Jill Enfield

Jill Enfield makes her stunning photographs using the historic large-format photographic process of wet plate collodion. Introduced in the mid 1800s, wet plate collodion is much slower than a digital or smaller format film process. Enfield takes advantage of this to carefully visualize and frame her images. The process begins with mixing collodion, and then pouring it onto a glass plate. The wet plate is then placed in a silver bath to make it sensitized to light. The sensitized plate is then placed into a plate holder and inserted into the camera. When the sitter/subject is ready, the lens of the camera is opened for a fraction of a second or more. After the exposure, the plate must be removed and developed immediately.

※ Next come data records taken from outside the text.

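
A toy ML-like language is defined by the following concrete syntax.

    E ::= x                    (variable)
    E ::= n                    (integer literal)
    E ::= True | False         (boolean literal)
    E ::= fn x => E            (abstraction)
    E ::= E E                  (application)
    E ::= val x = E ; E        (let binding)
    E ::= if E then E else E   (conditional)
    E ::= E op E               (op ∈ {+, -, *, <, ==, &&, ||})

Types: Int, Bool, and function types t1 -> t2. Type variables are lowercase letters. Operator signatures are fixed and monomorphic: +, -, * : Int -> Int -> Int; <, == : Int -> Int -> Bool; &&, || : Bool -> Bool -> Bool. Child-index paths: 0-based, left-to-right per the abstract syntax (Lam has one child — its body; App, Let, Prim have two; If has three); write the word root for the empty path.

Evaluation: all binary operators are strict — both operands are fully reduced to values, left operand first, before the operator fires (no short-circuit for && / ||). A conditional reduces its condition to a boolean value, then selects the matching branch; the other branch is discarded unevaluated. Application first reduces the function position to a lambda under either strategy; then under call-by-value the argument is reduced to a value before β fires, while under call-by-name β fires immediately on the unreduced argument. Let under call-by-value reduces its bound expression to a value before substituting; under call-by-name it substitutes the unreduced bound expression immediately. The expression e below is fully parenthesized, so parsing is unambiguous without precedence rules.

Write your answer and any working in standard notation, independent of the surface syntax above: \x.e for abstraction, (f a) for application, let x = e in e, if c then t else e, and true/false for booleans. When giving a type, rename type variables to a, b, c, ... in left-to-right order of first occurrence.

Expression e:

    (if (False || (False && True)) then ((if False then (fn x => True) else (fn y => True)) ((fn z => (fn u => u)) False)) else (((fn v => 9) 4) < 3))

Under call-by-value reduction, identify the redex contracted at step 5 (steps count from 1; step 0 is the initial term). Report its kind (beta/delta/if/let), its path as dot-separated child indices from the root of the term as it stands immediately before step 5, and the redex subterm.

Derivation:
step 0: (if (false || (false && true)) then ((if false then (\x.true) else (\y.true)) ((\z.(\u.u)) false)) else (((\v.9) 4) < 3))
step 1: [delta@0.1] (if (false || false) then ((if false then (\x.true) else (\y.true)) ((\z.(\u.u)) false)) else (((\v.9) 4) < 3))
step 2: [delta@0] (if false then ((if false then (\x.true) else (\y.true)) ((\z.(\u.u)) false)) else (((\v.9) 4) < 3))
step 3: [if@root] (((\v.9) 4) < 3)
step 4: [beta@0] (9 < 3)
step 5: [delta@root] false

Answer: delta at root : (9 < 3)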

Once the plate dries, I coat it with varnish, so that the image remains fixed to the plate.

View a time lapse video of Jill’s portable darkroom as she makes a collodion plate.

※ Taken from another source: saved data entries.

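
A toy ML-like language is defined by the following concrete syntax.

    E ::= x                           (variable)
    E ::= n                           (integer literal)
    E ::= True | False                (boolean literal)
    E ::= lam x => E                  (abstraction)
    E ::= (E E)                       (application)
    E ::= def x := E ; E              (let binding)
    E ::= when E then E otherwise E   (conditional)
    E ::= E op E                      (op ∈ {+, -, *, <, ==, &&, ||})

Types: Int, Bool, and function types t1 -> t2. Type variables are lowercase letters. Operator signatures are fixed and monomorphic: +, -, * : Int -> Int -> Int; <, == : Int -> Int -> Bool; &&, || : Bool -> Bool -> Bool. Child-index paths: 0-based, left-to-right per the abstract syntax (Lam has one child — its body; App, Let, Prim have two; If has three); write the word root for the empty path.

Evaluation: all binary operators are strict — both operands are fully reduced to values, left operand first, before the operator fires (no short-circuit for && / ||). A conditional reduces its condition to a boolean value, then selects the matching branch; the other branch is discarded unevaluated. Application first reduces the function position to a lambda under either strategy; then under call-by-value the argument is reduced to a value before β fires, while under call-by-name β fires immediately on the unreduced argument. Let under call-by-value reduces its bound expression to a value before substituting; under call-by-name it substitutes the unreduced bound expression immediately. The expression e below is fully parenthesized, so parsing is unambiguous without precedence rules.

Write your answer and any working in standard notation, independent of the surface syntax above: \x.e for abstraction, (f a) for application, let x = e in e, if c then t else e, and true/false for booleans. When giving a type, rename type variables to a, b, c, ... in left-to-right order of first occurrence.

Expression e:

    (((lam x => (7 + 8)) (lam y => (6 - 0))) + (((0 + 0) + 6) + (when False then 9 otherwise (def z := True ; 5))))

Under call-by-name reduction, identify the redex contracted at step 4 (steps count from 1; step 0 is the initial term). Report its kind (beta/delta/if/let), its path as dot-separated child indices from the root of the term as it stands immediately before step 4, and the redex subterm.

Answer: delta at 1.0 : (0 + 6)

Working:
step 0: (((\x.(7 + 8)) (\y.(6 - 0))) + (((0 + 0) + 6) + (if false then 9 else (let z = true in 5))))
step 1: [beta@0] ((7 + 8) + (((0 + 0) + 6) + (if false then 9 else (let z = true in 5))))
step 2: [delta@0] (15 + (((0 + 0) + 6) + (if false then 9 else (let z = true in 5))))
step 3: [delta@1.0.0] (15 + ((0 + 6) + (if false then 9 else (let z = true in 5))))
step 4: [delta@1.0] (15 + (6 + (if false then 9 else (let z = true in 5))))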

A fine art and editorial photographer, Jill has taught handcoloring and non-silver techniques at schools in New York City and throughout the USA and Europe. Her work is in the collections of The Amon Carter Museum, RJ Reynolds Co., Southeast Banking Corp., Museo de Arte Moderno de Medellín in Colombia, Boca Raton Museum of Art and Hotel Parisi in La Jolla, among others. Her personal work has appeared in many photography magazines throughout the world.

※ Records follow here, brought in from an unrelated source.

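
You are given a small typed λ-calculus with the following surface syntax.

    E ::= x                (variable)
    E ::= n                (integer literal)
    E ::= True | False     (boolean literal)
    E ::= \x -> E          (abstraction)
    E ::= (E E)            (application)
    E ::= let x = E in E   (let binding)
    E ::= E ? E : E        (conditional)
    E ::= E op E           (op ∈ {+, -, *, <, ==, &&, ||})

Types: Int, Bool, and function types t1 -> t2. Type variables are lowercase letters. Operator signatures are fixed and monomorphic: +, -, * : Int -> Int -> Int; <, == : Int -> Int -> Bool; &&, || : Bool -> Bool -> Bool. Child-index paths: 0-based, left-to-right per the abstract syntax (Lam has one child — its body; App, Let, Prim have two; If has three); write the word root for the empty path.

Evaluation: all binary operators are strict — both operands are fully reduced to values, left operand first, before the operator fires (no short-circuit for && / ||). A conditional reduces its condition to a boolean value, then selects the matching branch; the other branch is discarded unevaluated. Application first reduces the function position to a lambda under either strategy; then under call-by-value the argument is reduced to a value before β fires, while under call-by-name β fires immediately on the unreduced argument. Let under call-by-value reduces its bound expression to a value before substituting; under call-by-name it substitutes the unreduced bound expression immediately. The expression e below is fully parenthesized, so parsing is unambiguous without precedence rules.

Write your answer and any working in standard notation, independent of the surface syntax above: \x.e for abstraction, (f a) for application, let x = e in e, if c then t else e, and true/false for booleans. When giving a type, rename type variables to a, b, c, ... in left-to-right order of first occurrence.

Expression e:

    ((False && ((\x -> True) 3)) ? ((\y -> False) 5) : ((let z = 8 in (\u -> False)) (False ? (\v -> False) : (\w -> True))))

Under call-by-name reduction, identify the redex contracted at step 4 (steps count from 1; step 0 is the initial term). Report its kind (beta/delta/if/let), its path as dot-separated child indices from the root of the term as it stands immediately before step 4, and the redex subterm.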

Jill’s work was one of 42 images selected from thousands on file with the city through the HERE IS NEW YORK Archive to commemorate the fifth anniversary of 911. The prints hung along the fence surrounding Ground Zero in Manhattan for a year. She has been a “Legend Behind the Lens” for Nikon and featured on their website several times. Her book on non-silver techniques titled: “Photo Imaging: A Complete Guide to Alternative Processes” published by Watson-Guptill won the Golden Light Award for Best Technical Book of 2002 through the Maine Photographic Workshop. And more recently Jill was the recipient of a faculty development grant from The New School to produce a new body of work using the wet collodion technique.